Brain Region-Specific Neuronal Networks in vitro

In the last three decades there has been a steady increase in studies using neuronal cells, which have been successfully grown in vitro as monolayer cultures. In such cultures, dissociated cells grow on a flat surface, extend processes, form synapses, and create neuronal networks. In vitro neuronal monolayer cultures are increasingly recognised as tools to study and characterize the functional response of neuronal networks to substances, bridging the gap between high-throughput approaches, genomics, and proteomics on the one side and animal models on the other.

Neuronal networks in vitro are small enough to be completely accessible for thorough studies.
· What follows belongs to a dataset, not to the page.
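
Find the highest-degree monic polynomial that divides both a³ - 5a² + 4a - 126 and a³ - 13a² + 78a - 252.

a - 7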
Simultaneously they are systems which are complex enough to improve the predictability of drug effects in the tissue of origin. Neuronal networks cultured under our conditions remain tissue-specific and maintain the pharmacologically histiotypic receptor compositions of their parent tissues. We have studied substances acting on the excitatory, inhibitory and modulatory receptor systems; and we are able to maintain information for physiological relevant mode of actions of compounds acting at the Glutamate (NMDA, AMPA, Kainate), Acetylcholine (nicotinic and muscarinic), Serotonin, Dopamine, Noradrenalin, GABA-A, GABA-B, Glycine and various other receptor systems.

Unlike systems with neuronal stem cells or progenitor cells, primary cultures develop from a mixture of different types of neurons and glial cells. The glial cells have important auxiliary functions for metabolism, and for the supplying of neurons with ions and nutrients. For years, glial cells have been relegated to a mere passive neuron-supportive element of the synapse. However, over the last decade a number of studies have conclusively shown that the glia is a necessary participant in the dialogue that neurons carry out at the synapse. Glial cells behave like additional targets of neuronal signals and respond to the synaptic release of neurotransmitters and neuromodulators. The concept of tripart synapses (pre-, postsynapse and glia) has been accepted to explain the contribution of glia in the synaptic transmission and information processing in the CNS. Neurons and glial cells share extracellular matrix elements produced by both neurons and astrocytes. Glial cells play important roles in interactions, neuron activity, growth, and axonal guidance.

Brain-region specific cell culture systems are well established for spinal cord and frontal cortex. The tissues are harvested from NMRI mice betwenn embryonic day 14 and 17.5, depending on the brain region. After ethyl ether anesthesia, the mice are euthanized by cervical dislocation according to the German Animal Protection Act. The various cell cultures for specific brain regions arel than be dissociated, seeded and grown according to established cell culture procedures in our lab. The co-culture of neurons with glial cells ensures the long-term stability after the brain region-characteristic and stable signal patterns of electrical activity have developed.

Activity starts after approximately three to four days in vitro in the form of random spiking, which, after 4 weeks in culture, stabilises into a synchronised activity pattern composed of one coordinated main burst pattern (frontal cortex); or one coordinated main burst pattern and several coordinated sub patterns (dependent on the burst strength) with interburst spiking (spinal cord). Such networks remain spontaneously active and pharmacologically responsive for more than six months and show a high intercultural reproducibility. This allows that both acute and long-term treatments can be performed. The absence of a blood brain barrier in this experimental system reflects the leaky barriers of an inflammation situation.